А Харитонов пошел за тетей Дусей из первого цеха, которая жила в доме через дорогу. Он хорошо знал, где она жила, потому что ордер на комнату сам вручал ей, будучи еще председателем завкома. Тот дом был построен по-бедному, без ванн, с большими квартирами на несколько семей. В нем до сих пор — Харитонов это знал по многим заявлениям — жили тесно, склочно, и у тети Дуси не было никаких надежд выбраться «на улучшение», — въехав сюда многодетной вдовою, она осталась теперь вдвоем с незамужней дочерью, а сыновья повырастали и поуезжали.
У тети Дуси ближе к старости открылся особый, редкостный в наше время дар — она умела по всем правилам хоронить и охотно, с какой-то счастливой истовостью, приходила туда, где случилось горе, чтобы устроить, наладить все, как положено. Родившаяся в деревне, она многое помнила с детства из народных обрядов, многое начало ей вспоминаться с годами, чем старее она становилась, как это всегда бывает со стариками, которым жизнь из доброты дарит на прощанье все ярче и ярче картинки самой ясной человеческой поры. А кое-что тетя Дуся узнавала, выспрашивала у других, по рабочей своей добросовестности и привычке к совершенствованию мастерства.
На звонок у дверей коммунальной квартиры Харитонову открыла сама тетя Дуся. Значит, она уже ждала, когда за ней придут. Тетя Дуся провела его в комнату, где под оранжевым шелковым абажуром, за столом, крытым клеенкой, ее дочь, вечная заочница, занималась или делала вид, что занимается, потому что, завидев Харитонова, сразу запихнула книжки и тетради в папку с «молнией».
Харитонов сел за стол, с уважением покосившись на оранжевый абажур.
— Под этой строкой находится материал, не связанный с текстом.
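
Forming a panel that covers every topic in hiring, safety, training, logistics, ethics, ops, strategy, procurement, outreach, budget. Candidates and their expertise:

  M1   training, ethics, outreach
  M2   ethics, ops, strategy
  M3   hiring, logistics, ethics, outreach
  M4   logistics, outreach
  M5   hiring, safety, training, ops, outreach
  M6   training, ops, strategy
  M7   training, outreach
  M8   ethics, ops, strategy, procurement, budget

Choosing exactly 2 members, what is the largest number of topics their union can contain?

Choosing M5, M8 covers {hiring, safety, training, ethics, ops, strategy, procurement, outreach, budget} — 9 topics.
No choice of 2 members does better; here logistics is left uncovered.

9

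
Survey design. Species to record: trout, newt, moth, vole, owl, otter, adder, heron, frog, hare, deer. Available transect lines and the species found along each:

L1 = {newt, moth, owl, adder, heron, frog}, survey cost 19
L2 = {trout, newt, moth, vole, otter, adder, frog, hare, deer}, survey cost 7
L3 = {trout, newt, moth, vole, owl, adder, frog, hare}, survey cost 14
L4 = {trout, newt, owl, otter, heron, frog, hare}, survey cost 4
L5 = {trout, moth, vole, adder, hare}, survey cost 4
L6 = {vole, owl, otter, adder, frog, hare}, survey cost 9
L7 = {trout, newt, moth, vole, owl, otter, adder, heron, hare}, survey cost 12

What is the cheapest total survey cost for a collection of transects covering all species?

L2, L4 cover every species at survey cost 7 + 4 = 11.
Any cover uses at least 2 transects; among all covering selections none totals below 11.
Greedy by coverage-per-survey cost would pick L4, L5, L2 for 15 — worse than the optimum 11.

11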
Он понимал, что в наше время надо иметь характер, чтобы сохранить у себя в доме оранжевую мечту минувших лет о домашнем уюте, особенно после того, как в газетах прошла целая кампания против этих абажуров. Харитонов именно тогда, беспрекословно, однако с неясной какой-то печалью, срезал шелковые шнуры и обрушил свое домашнее светило, а жена с гордостью подвесила люстру о пяти рычагах. Но вот тетя Дуся устояла, хотя дочери и сыновья наверняка вели на абажурном фронте ожесточенную борьбу.
— Чайку, — не столько предложила, сколько приказала тетя Дуся, и он послушно принял из ее рук, набрякших синими венами, чашку с чаем.
— Вот ведь горе-то какое, — говорила тетя Дуся, придвигая ему блюдце с вареньем, — а я еще вчера Иван Акимыча в коридоре встретила. Иду это я, значит, в отдел кадров насчет пенсии, а Иван Акимыч…
Он пил чай, горячий, сладкий, такой нужный ему сейчас, а она все говорила, говорила, все вспоминала, вспоминала, потому что и чай, и разговор были испытанным успокоительным средством для тех, кто вот так приходил к ней, еще не примирившийся с тем, что все люди смертны.
— Мать я в тридцатом схоронила, а отца того раньше, в гражданскую, к нам в село колчаки пришли, мужиков вывели на площадь, шашками порубили, а бабам и ребятишкам для воспитания велели смотреть, у нас у всех тогда со страху смертного вши в волосах подохли…
Харитонов покорно ждал, когда тетя Дуся кончит. Он думал, что она вспомнит и о муже, похоронку на которого Харитонов, только что ставший мастером, взял в сорок третьем в проходной и полдня таскал в кармане ватника, не зная, как ее отдать, и понимая, что сделать это надо именно ему, не перекладывая тяжкое на кого-либо другого.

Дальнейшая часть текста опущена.